In the following example, wiki
is a table with a text column content
, and query
is a single-row
table with a text column :text.
-- Create embedding vectors for wiki articles (only do once)
ALTER TABLE wiki ADD COLUMN vec VECTOR(FLOAT, 768);
UPDATE wiki SET vec = SNOWFLAKE.CORTEX.EMBED_TEXT('e5-base-v2', content);
-- Embed incoming query
ALTER TABLE query ADD COLUMN vec VECTOR(FLOAT, 768);
UPDATE query SET vec = SNOWFLAKE.CORTEX.EMBED_TEXT('e5-base-v2', text);
-- Do a semantic search to find the relevant wiki for the query
WITH result AS (
SELECT
content,
text AS query_text,
SNOWFLAKE.CORTEX.VECTOR_COSINE_DISTANCE(wiki.vec, query.vec) AS similarity
FROM wiki, query
ORDER BY similarity DESC
LIMIT 1
)
-- Pass to large language model as context
SELECT SNOWFLAKE.CORTEX.COMPLETE('mistral-7b',
CONCAT('Answer this question: ', query_text, ' using this text: ', content)) FROM result;
Cost Considerations¶
During this preview, the use of EMBED_TEXT is free but limited. You may embed 100,000 strings daily. We will announce changes to this polity well in advance. The use of the vector similarity functions is not limited.

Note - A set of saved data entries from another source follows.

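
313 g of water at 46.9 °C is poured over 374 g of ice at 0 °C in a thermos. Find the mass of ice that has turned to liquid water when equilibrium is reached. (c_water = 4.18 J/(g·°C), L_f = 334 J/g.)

m_melted ≈ 184 g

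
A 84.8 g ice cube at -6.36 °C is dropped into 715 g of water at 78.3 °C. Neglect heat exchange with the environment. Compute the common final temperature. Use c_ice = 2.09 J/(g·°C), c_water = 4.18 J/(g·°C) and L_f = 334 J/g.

T_f ≈ 61.2 °C

Let T be the final temperature. ΣQ_i = 0:
warm ice to 0 °C: 84.8·2.09·(0 − (-6.36)) = 1127.2; latent heat to melt: 84.8·334 = 28323; meltwater 0→T: 84.8·4.18·T = 354.46 T; water cools: 715·4.18·(T − 78.3) = 2988.7(T − 78.3)
3343.2 T = 234015 − 29450 = 204565
T ≈ 61.19 °C (positive, so assuming full melt was valid).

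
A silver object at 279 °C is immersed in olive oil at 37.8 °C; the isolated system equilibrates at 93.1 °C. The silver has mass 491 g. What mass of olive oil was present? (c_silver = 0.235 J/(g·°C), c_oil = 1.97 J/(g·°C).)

Setting the total heat transfer to zero:
491×0.235×(93.1 − 279) + m×1.97×(93.1 − 37.8) = 0
108.94 m = 21450
m = 21450/108.94 ≈ 196.9 g

m ≈ 197 g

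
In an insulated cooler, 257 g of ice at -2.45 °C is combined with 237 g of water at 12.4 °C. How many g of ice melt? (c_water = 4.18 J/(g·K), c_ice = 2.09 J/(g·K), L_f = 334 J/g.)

Heat available from the water dropping to 0 °C: 237·4.18·12.4 = 12284 J.
Of that, 257·2.09·2.45 = 1316 J goes to bring the ice to 0 °C, leaving 10968 J.
Fully melting the ice requires m_ice L_f = 257·334 = 85838 J.
That's not enough to melt it all — equilibrium is at 0 °C with ice remaining.
Mass melted = 10968/334 ≈ 32.84 g.

m_melted ≈ 32.8 g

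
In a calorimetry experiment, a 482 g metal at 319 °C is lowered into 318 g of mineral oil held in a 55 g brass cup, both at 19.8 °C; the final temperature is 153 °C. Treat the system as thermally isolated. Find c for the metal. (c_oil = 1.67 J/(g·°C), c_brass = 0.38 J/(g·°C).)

c ≈ 0.919 J/(g·°C)

Energy conservation, ΣQ = 0:
482×c×(153 − 319) + 318×1.67×(153 − 19.8) + 55×0.38×(153 − 19.8) = 0
-80012 c = -73521
c = -73521/-80012 ≈ 0.9189 J/(g·°C)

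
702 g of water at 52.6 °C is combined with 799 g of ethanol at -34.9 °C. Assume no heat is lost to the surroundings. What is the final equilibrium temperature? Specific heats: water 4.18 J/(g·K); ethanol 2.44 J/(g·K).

Let T be the final temperature. ΣQ_i = 0:
702×4.18×(T − 52.6) + 799×2.44×(T − (-34.9)) = 0
2934.4(T − 52.6) + 1949.6(T − (-34.9)) = 0
4883.9 T = 86308
T ≈ 17.67 °C

T_f ≈ 17.7 °C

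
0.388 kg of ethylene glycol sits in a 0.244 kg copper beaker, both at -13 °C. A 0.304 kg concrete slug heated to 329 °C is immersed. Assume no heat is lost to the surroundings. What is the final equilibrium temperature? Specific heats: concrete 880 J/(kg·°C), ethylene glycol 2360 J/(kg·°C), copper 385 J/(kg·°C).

T_f ≈ 58.6 °C

Let T be the final temperature. ΣQ_i = 0:
0.304*880*(T − 329) + 0.388*2360*(T − (-13)) + 0.244*385*(T − (-13)) = 0
267.52(T − 329) + 915.68(T − (-13)) + 93.94(T − (-13)) = 0
1277.1 T = 74889
T ≈ 58.64 °C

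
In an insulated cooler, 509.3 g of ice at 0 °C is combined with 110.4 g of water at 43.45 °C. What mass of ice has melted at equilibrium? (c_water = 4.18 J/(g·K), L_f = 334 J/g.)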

Snowflake Cortex functions run in the warehouse that runs the query that calls them. The cost of running the function is part of the cost of running the query. The cost of vector embedding functions grows linearly with the size of the text. The cost of vector distance queries like the example grows linearly with the number of vectors and dimensions.
Legal Notices¶
The Snowflake Cortex EMBED_VECTOR function is powered by machine learning technology. Machine learning technology and results provided may be inaccurate, inappropriate, or biased. Decisions based on machine learning outputs, including those built into automatic pipelines, should have human oversight and review processes to ensure model-generated content is accurate.
LLM function queries will be treated as any other SQL query and may be considered metadata.